India is a country where mental issues aren't considered a taboo, but people knowing that you have a mental issue is one. To tackle this, our team has created SIKE! Bot, a self help bot which helps you find symptoms for various types of mental issues on your own, without the use of complex and uncomfortable questions but rather general conversations which you have with it.
📝 What it does
SIKE! Bot uses Blender from Facebook to converse with the user, making it feel very fluid and natural. It then analyzes the normal converations and after a certain amount of texts, the chat is fed into our model which gives its analysis on what kind of mental issue does the user show the most symptoms of.
💻 How we built it
SIKE! Bot is divided into three main components:
1. The Frontend - It is built using Flutter to keep it cross-platform friendly.
2. The Server - It is using the Blender model from Facebook for the ChatBot. It is running multithreadedly with Flask as the backend.
3. The Model - It is built using handmade Transformers using Keras. It is trained on thousands of Reddit posts to make the conversations more varied and natural.
🛠 Challenges we ran into
Integrating blender into our application was difficult as it required a lot of RAM in each spawn. It also requires GPU to fully compute at real-time speed, which is costly. Also since its an interactive model, we had to keep it busy somehow, which we did with a clever approach. Another problem was finding a good dataset for training our model for classifying using day-to-day conversations. As there were none, we built one ourselves by scraping thousands of Reddit posts, which we will make available online for easier access by others.
⛳ Accomplishments that we're proud of
We were able to build a pretty sophisticated Bot which works as we had intended, using normal conversations to find deep underlying issues which might be symptoms for a mental issue. It feels very natural to talk and the UI makes it very friendly to approach as well. Even with hardware limitations it runs almost real-time. So, our target for this application, that is people with social-phobia can use this app easily to find out if they are suffering from any kind-of issue.
📍 What we learned
We learnt a lot of new things in this project. The NLP model built on transformers was a first for us, as well as using Blender bot and integrating it into our server was a new and learning experience. Flutter was also a new thing for the frontend team, but they made something pretty cool. Also while making the dataset, we got to learn a lot about the various kinds of mental issues and symptoms exhibited.
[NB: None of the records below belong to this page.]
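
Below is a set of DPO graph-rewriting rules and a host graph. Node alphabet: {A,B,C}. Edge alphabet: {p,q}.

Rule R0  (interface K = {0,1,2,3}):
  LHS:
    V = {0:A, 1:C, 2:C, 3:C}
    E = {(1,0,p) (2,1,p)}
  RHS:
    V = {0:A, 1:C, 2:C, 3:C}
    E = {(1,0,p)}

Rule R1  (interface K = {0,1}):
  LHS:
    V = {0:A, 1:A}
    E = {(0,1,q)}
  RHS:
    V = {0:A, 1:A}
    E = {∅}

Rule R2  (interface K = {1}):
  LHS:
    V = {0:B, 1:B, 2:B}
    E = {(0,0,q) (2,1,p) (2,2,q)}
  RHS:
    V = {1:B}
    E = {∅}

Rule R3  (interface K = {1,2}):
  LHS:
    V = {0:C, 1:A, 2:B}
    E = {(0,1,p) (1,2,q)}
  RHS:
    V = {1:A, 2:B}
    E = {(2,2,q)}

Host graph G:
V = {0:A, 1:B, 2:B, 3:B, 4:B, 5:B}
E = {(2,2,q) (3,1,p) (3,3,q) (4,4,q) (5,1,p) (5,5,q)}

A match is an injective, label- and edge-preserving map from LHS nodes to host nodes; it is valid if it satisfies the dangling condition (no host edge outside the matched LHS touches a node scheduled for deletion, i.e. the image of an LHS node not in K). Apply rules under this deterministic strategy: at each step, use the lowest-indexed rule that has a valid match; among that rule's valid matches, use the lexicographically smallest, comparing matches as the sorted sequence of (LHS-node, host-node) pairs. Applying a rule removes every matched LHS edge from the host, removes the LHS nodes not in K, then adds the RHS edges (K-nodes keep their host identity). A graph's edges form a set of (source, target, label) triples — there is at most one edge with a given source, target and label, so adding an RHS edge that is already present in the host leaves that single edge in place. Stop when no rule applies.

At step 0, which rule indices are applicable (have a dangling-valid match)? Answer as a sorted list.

Answer: [R2]

Rewrite trace:
R0: no valid match — LHS pattern not found
R1: no valid match — LHS pattern not found
R2: 4 valid matches — {0↦2, 1↦1, 2↦3}, {0↦2, 1↦1, 2↦5}, {0↦4, 1↦1, 2↦3} (+1 more)
R3: no valid match — LHS pattern not found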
🔎 What's next for SIKE! Bot
We plan to add a voice feature where you can converse with SIKE! Bot using voice recordings. This will give an extra parameter of voice emotion which will have a considerable amount of weightage. Also we plan to add a video streaming pipeline, where the users will be directed to an expert on the diagnosed mental issue who they can interact with.
☁️ Best Use of Google Cloud
Google's Cloud Products have been extensively used in the project. We started with Google Cloud Run, but were facing performance limitations due to lack of GPU support within the credit limit (Compute Engine).
We then switched to running the backend on Google Colaboratory and hosting with Flask-ngrok.
We are also using Google's Cloud Translate API to remove the language barrier faced by many people when it comes to seeking help.
Best Domain Name from Domain.com -
Best Domain Name from GoDaddy Registry -
📜 Judging Criteria
Originality - There is no well known solution with implementation attempting to diagnose this prominent problem in society. We have built a very unique approach for diagnosing mental health issues that is very easy to use and subtly tries to evaluate the state of the user’s mind, rather than intimidating the user with direct questions.
Adherence to Theme - This product completely adheres to the theme of the hack that is attempting to create solutions for mental health issues. We tried to identify and bypass the cultural blocks, language barriers and taboos that might prevent a person from seeking aid.
Completion - Yes, it most definitely works! We have a working front and back end which runs on Google Colab and generates a chat interface which is very simple to use.
Learning - This project was a huge learning experience for all members in the team! For the front-end team, it was their first time working with Flutter and none of us had prior knowledge of it. The back-end and ML team learnt about Facebook’s ParlAI for natural conversation dialogue models.
Design - The simplicity of the interface makes the app seem non-intimidating and the simple conversational style of the bot makes having a natural conversation much more intuitive. It can also hold up a contextual conversation without seeming vague or bot-like. Our avatar was chosen carefully so as to be very friendly and motivates anyone to open up without any prejudice.
Technology - In our project, we have used quite complex and modern technologies like TensorFlow, ParlAI, Flask and Flutter. It took us quite a few hours to get familiar with some of these and implementing them had a learning curve as well. In the end, seeing a working demonstration of our project made us go “wow”!